A Viking King, A Crisis of Faith, and Twenty-five Years of Marriage
My husband Dave held a visitor center’s map of Sigtuna, Sweden, in his hands. Viking runestones marked the route, across a paper landscape of Sigtuna. We were on a search to find the stones embedded around town. Our twenty-five-year anniversary trip in Sweden ended tomorrow, and we still had not discovered remnants of our Viking heritage.
Dave pointed to a small square drawn on the map. “Let’s start here,” he said. I waited. “Then, let’s go this way.” He ran his finger along a series of ebony slashes, a walking path, and turned to follow it. My footfalls stepped in line with his, along a primeval path littered with century-old businesses. Dave had an excellent sense of direction—much better than my own—and over the years, I had learned not to question it.
The dotted lines of the map led us to the manicured grounds of a quaint, medieval church bearing the name of St. Mary’s. Red brick with an exterior facade of blind arches decorated the sanctuary constructed in 1255. A Viking runestone marked a corner across a gravel driveway near a cemetery of beveled markers formed of crumbling stone.
Unmoving, and without a word, we stood in front of a runic inscription engraved with incised and carved patterns painted in red. Brawny Scandinavians, wearing leather and hyde, equipped with swords or battle axes, leaped through my thoughts. I pictured Barbarians as they raised the runestone in honor of its owner, the sacred inscriptions unknown to me. I wished for an understanding of the language. I swung my camera from my side and recorded the runic alphabet ingrained into the rock.
After, the runestone map led us to an age-old rock next to a shambled place of worship and another one perched high on the wall of crumbling sanctuary dating back to the Middle Ages. Informative plaques translated the runic inscriptions found on the memorial stones. In total, there were fifteen runestones on the walk.
A cobblestone sidewalk surrounded the last stone amongst the residential homes of Sigtuna. I lowered my head and read the information board next to it:
“Runestones are not gravestones in the usual sense, but memorial stones. Most of them are explicitly Christian monuments, whether they bear crosses or not. The Viking Age tradition to erect memorial runestones began in Denmark c. 965 when King Harald Bluetooth had just been baptized, and to mark the arrival of a new age, he commanded the construction of a memorial runestone” (Sigtuna Museum).
“Dave, look,” my voice and eyebrows raised in excitement as I tapped my finger on the board. “They mention our ancestor, Harald Bluetooth,” I said.
He hurried to my side. “Let me see.” His eyes scanned tiny, ebony print on the plaque.

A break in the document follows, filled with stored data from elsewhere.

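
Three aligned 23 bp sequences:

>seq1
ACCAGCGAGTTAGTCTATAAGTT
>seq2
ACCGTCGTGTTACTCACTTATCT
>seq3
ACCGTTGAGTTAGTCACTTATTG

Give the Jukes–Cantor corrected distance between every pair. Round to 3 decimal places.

seq1–seq2: 9/23 sites differ → p ≈ 0.391304, d = −0.75 ln(1 − 0.521739) = 0.553199 ≈ 0.553.
seq1–seq3: 8/23 sites differ → p ≈ 0.347826, d = −0.75 ln(1 − 0.463768) = 0.467391 ≈ 0.467.
seq2–seq3: 5/23 sites differ → p ≈ 0.217391, d = −0.75 ln(1 − 0.289855) = 0.256715 ≈ 0.257.

d(seq1,seq2) = 0.553, d(seq1,seq3) = 0.467, d(seq2,seq3) = 0.257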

A few minute marks passed. I waited.
A smile spread across his face. My eyes blinked. I grinned in response to his joy, and said, “Point to Harald Bluetooth’s name on the board, and I’ll take your photo.” The camera viewfinder met my eye. Dave straightened his posture and posed. I said, “We have to tell your sister Diane about this when getting home.” The camera shutter clicked three times. I culled through the new photos.

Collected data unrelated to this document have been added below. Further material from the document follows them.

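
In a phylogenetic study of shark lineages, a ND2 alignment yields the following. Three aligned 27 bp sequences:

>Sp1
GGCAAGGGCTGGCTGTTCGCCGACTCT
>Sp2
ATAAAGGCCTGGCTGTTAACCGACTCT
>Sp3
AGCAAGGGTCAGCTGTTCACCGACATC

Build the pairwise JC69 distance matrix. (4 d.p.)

Sp1–Sp2: 6/27 sites differ → p ≈ 0.222222, d = −0.75 ln(1 − 0.296296) = 0.263548 ≈ 0.2635.
Sp1–Sp3: 8/27 sites differ → p ≈ 0.296296, d = −0.75 ln(1 − 0.395061) = 0.376971 ≈ 0.3770.
Sp2–Sp3: 10/27 sites differ → p ≈ 0.37037, d = −0.75 ln(1 − 0.493827) = 0.510658 ≈ 0.5107.

d(Sp1,Sp2) = 0.2635, d(Sp1,Sp3) = 0.3770, d(Sp2,Sp3) = 0.5107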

Silence fell upon us. The Viking king had shed a lifetime of pagan rituals and beliefs for Christianity. Questions about Harald Bluetooth overwhelmed me: Why did he do it? Was his decision the root of chaos or peace? Were his family and friends angry about his decision? Did his decision divide them? Or did they support and sustain him as a great Viking king?
Dave and I have questioned a religion which defined almost five decades of our lives. Our crisis of faith and twenty-five-year anniversary shared the same year. Now, in front of a plaque about Harald Bluetooth, my doubts, and fears—doubts and fears I still hold, but am not ready to reveal—toward my faith, and periodically our marriage swelled. I thought, Harald Bluetooth was not much different than so many of us today. Even a mighty Viking king was trying to find his way.

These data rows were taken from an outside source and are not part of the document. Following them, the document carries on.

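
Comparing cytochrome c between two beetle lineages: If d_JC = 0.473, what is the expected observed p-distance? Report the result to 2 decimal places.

p = (3/4)(1 − e^(−4d/3)) = 0.75 × (1 − e^(-0.630667)) = 0.75 × (1 − 0.532237) = 0.350822.

0.35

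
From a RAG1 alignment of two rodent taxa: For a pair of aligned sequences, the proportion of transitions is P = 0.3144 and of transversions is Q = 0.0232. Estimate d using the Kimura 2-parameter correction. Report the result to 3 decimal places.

0.540

Under the Kimura two-parameter model, d = −½ ln(1 − 2P − Q) − ¼ ln(1 − 2Q).
1 − 2P − Q = 0.348, giving −½ ln(0.348) = 0.527776.
1 − 2Q = 0.9536, giving −¼ ln(0.9536) = 0.011878.
d = 0.527776 + 0.011878 = 0.539654.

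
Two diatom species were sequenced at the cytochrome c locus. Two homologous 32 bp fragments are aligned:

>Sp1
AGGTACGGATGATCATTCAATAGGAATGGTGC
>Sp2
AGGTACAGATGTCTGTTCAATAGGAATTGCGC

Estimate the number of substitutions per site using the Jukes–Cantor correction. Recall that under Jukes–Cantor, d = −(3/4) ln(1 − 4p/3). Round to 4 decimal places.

The sequences differ at 7 of 32 sites (7, 12, 13, 14, 15, 28, 30), so p = 7/32 = 0.21875.
d = −(3/4) ln(1 − 4p/3) = −0.75 ln(1 − 0.291667) = −0.75 ln(0.708333)
  = −0.75 × (-0.344841) = 0.258631 substitutions/site.

0.2586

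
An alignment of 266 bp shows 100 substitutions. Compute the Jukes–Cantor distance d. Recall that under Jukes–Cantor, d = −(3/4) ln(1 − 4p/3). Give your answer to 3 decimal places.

0.522

p = 100/266 ≈ 0.37594.
d = −(3/4) ln(1 − 4p/3) = −0.75 ln(1 − 0.501253) = −0.75 ln(0.498747)
  = −0.75 × (-0.695656) = 0.521742 substitutions/site.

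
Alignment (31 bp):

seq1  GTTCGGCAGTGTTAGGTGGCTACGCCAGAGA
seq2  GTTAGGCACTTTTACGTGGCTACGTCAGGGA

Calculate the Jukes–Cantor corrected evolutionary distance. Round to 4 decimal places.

The sequences differ at 6 of 31 sites (4, 9, 11, 15, 25, 29), so p = 6/31 ≈ 0.193548.
d = −(3/4) ln(1 − 4p/3) = −0.75 ln(1 − 0.258064) = −0.75 ln(0.741936)
  = −0.75 × (-0.298492) = 0.223869 substitutions/site.

0.2239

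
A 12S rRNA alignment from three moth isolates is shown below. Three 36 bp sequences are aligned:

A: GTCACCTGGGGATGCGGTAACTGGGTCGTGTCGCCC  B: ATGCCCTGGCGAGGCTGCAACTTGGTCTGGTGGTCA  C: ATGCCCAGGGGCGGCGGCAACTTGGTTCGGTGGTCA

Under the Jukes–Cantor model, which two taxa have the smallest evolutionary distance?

A–B: 13/36 differ, p = 0.361, d = 0.493.
A–C: 14/36 differ, p = 0.389, d = 0.548.
B–C: 6/36 differ, p = 0.167, d = 0.188.
The smallest distance is between B and C.

B and C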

Dave interrupted my thoughts. “Ingrid, let’s go down this narrow street.” He motioned to a small road in front of him. “It leads to the water.”
“Okay,” I said and gathered up all of my camera equipment. Dave waited, then without asking, took the camera backpack and swung it over his shoulder. The sun dropped and brisk air rushed in as layers of wheat gold appeared in the sky. The afternoon light glowed around his silhouette. My hand slipped into Dave’s familiar grasp, and we mozied to a weathered dock, and thought about ancient Vikings.